Inégalités sociales et violences scolaires : c’est pas les flics la solution !

Le discours autour de la « violence » dans les établissements scolaires a fait son retour, et le gouvernement propose d’envoyer des flics dans les bahuts. Mais de quelle violence parle-t-on ?

Les indicateurs officiels, nationaux ou internationaux, le disent : en France, le lien entre milieu social et résultats scolaires est parmi l’un des plus élevé des pays de l’OCDE. 

Priorité à la répression ?

Le rapport PISA (Programme international pour le suivi des acquis des élèves) montre que les élèves issus d’un milieu socio-économique défavorisé ont enregistré 118 points de moins en sciences que ceux issus d’un milieu favorisé, l’équivalent de presque quatre années de scolarité. Une étude du Cnesco, le Conseil national de l’évaluation du système scolaire, montre en outre qu’un élève d’un quartier défavorisé réussit deux fois moins qu’un élève de quartier favorisé. 

Alors pas de scoop, dira-t-on. Tout cela se sait depuis depuis au moins l’époque de la création des Zones d’éducation prioritaire dans les années 1980 qui, face au constat du lien entre milieu social et résultats scolaires, devaient donner davantage de moyens aux écoles et établissements des quartiers populaires. Mais c’est quand une situation de violence vient à cristalliser toutes les inégalités que ministres et gouvernements font mine de s’intéresser au phénomène. Et avec Blanquer, autant dire que les équipes pédagogiques et les élèves n’ont qu’à bien se tenir, car son idée de génie c’est : des flics dans les écoles !

La semaine dernière, une large part de l’actualité médiatique s’est focalisée sur la vidéo montrant un élève menaçant son enseignante avec un pistolet factice dans un lycée de Créteil. Le ministre de l’Éducation a sauté sur l’occasion pour distiller son venin réactionnaire sur le nécessaire retour de l’autorité dans les établissements publics. Bientôt il y aura plus de prisons que d’écoles ! 

De quelle violence parle-t-on ?

La violence frappe d’abord les milliers de jeunes qui sont exclus du système scolaire chaque année, après la 3e ou après le bac, ceux et celles qui sont mal orientés, envoyés dans des filières non choisies, celles et ceux des établissements les plus populaires, serrés comme des sardines à plus de 30, parfois dès la maternelle ! C’est aussi la violence envers les enseignantEs, victimes des suppressions de postes, de conditions de travail dégradées d’année en année, du temps de travail qui s’alourdit.

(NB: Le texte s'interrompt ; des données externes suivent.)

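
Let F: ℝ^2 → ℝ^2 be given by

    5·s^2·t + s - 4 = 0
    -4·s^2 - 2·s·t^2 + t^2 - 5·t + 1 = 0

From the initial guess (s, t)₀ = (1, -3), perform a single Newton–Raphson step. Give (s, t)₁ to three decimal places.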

La violence physique existe dans les écoles, et les équipes éducatives et les personnels des établissements scolaires sont les mieux placés pour le savoir. Mais quand ils la dénoncent comme étant la conséquence d’un délitement social profond dû à la crise de l’économie capitaliste et aux politiques de casse du service public de l’éducation, ils ne reçoivent que mépris et silence des différents gouvernements qui continuent de plus belle à tailler dans le vif ! 

La journée de grève dans l’éducation le lundi 12 novembre doit marquer le point de départ d’une bataille déterminée pour la défense du service public d’éducation, par la création massive de postes de fonctionnaires enseignantEs, de médecins scolaires, d’infirmières, de psychologues, de personnels qualifiés pour s’occuper de jeunes enfants en maternelle, pour la titularisation de l’ensemble des précaires de ce secteur, pour le classement en éducation prioritaire des établissements qui le réclament dans le premier et le second degré, incluant les lycées. Et le 12 ne doit être qu’un début pour la construction d’une grève prolongée de la maternelle à l’université.